Messe Basel, Hall 1.1
Maulbeerstrasse / corner Riehenring 113
4058 Basel

June 16 - 22 2025
Preview: Monday June 16 11am-6pm


Ehrlich Steinberg is pleased to present Passagenwerken, a new series of engineered wood panel reliefs, by Los Angeles-based artist Coleman Collins for the 30th edition of Liste. Drawing from Walter Benjamin’s influential, unfinished Arcades Project (1927 - 1940), the series reimagines the architectural forms of the French arcade, with inset color film stills taken from Claire Denis’ 2009 White Material.

Arcades, rows of arched portals used in ancient structures like Rome’s Colosseum, were, more recently, employed by nineteenth-century European cities as shopping havens in tandem with the rise of consumer goods. Considering the arcade as a symbolic and literal passageway, Collins explores the tension between the idealistic promises of Western modernity and the resource extraction and dispossession of non-Western territories that sustain it.

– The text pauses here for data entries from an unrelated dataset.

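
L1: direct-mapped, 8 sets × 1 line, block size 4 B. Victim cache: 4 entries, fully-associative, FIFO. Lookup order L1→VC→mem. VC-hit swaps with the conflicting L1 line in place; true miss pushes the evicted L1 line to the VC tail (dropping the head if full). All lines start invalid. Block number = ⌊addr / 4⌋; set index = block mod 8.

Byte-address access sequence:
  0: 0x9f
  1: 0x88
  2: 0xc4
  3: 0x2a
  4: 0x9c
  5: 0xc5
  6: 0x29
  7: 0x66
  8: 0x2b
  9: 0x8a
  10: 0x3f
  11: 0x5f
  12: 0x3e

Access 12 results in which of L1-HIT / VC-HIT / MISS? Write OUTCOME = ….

OUTCOME = VC-HIT

0: 0x9f (blk 39, set 7) → MISS  vc=[]
1: 0x88 (blk 34, set 2) → MISS  vc=[]
2: 0xc4 (blk 49, set 1) → MISS  vc=[]
3: 0x2a (blk 10, set 2) → MISS  vc=[34]
4: 0x9c (blk 39, set 7) → L1-HIT  vc=[34]
5: 0xc5 (blk 49, set 1) → L1-HIT  vc=[34]
6: 0x29 (blk 10, set 2) → L1-HIT  vc=[34]
7: 0x66 (blk 25, set 1) → MISS  vc=[34, 49]
8: 0x2b (blk 10, set 2) → L1-HIT  vc=[34, 49]
9: 0x8a (blk 34, set 2) → VC-HIT  vc=[10, 49]
10: 0x3f (blk 15, set 7) → MISS  vc=[10, 49, 39]
11: 0x5f (blk 23, set 7) → MISS  vc=[10, 49, 39, 15]
12: 0x3e (blk 15, set 7) → VC-HIT  vc=[10, 49, 39, 23]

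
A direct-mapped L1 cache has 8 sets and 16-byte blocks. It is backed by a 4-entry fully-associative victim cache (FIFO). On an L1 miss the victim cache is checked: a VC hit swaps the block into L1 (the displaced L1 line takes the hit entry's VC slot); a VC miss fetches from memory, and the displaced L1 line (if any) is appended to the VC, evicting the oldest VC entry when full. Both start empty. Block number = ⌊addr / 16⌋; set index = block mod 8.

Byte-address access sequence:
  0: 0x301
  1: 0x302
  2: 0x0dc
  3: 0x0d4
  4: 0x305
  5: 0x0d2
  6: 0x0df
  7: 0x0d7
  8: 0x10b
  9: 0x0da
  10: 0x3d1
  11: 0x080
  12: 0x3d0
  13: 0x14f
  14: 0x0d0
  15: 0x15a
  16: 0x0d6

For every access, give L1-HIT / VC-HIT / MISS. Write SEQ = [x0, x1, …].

SEQ = [MISS, L1-HIT, MISS, L1-HIT, L1-HIT, L1-HIT, L1-HIT, L1-HIT, MISS, L1-HIT, MISS, MISS, L1-HIT, MISS, VC-HIT, MISS, VC-HIT]

0: 0x301 (blk 48, set 0) → MISS  vc=[]
1: 0x302 (blk 48, set 0) → L1-HIT  vc=[]
2: 0xdc (blk 13, set 5) → MISS  vc=[]
3: 0xd4 (blk 13, set 5) → L1-HIT  vc=[]
4: 0x305 (blk 48, set 0) → L1-HIT  vc=[]
5: 0xd2 (blk 13, set 5) → L1-HIT  vc=[]
6: 0xdf (blk 13, set 5) → L1-HIT  vc=[]
7: 0xd7 (blk 13, set 5) → L1-HIT  vc=[]
8: 0x10b (blk 16, set 0) → MISS  vc=[48]
9: 0xda (blk 13, set 5) → L1-HIT  vc=[48]
10: 0x3d1 (blk 61, set 5) → MISS  vc=[48, 13]
11: 0x80 (blk 8, set 0) → MISS  vc=[48, 13, 16]
12: 0x3d0 (blk 61, set 5) → L1-HIT  vc=[48, 13, 16]
13: 0x14f (blk 20, set 4) → MISS  vc=[48, 13, 16]
14: 0xd0 (blk 13, set 5) → VC-HIT  vc=[48, 61, 16]
15: 0x15a (blk 21, set 5) → MISS  vc=[48, 61, 16, 13]
16: 0xd6 (blk 13, set 5) → VC-HIT  vc=[48, 61, 16, 21]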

Each work depicts an architectural space, mechanically carved from a single piece of engineered wood (more commonly used in home construction) drawing a parallel between its utilitarian role in building physical structures and its repurposing here as a surface for visualizing cultural and material legacies. The works’ titles—quotes from Arcades Project, shifting between French and German—map the various contradictions of the modern European era: the temporal and spatial disorientation of the market arcade and city life, the allure of consumer culture and the violence that underpins it, and the ephemeral figure of the flâneur adrift within the spatial and social frameworks that shape him.

While Collins’ reliefs feature the rendering of slick surfaces in monochromatic grey, the inlaid colored film stills act as perceptual interruptions. Here, the images appear almost structural, constituting large swaths of the works’ surface, inserted to follow the movement and perspective of the panels’ carved forms.

The repeated still, a six-second clip within Denis’ White Material, depicts a close-up of a rebel soldier within a French-speaking African country in the midst of civil war. Upon discovering a gold cigarette lighter left behind at an old coffee plantation, the soldier dismissively describes the object as “just white material” and plays with it absent-mindedly. Fascinated by the short scene, Collins understands this moment as an encapsulation of a larger cycle of extraction, consumption, abandonment, and return, embodied by the physical form of the arcade.

Where Benjamin addressed the simultaneously alienating and intoxicating phantasmagorias of commoditization and consumerism for the Western subject, Collins extends this inquiry into the afterlives of colonial expansion and their entwinement within modernity’s most omnipresent aesthetic forms.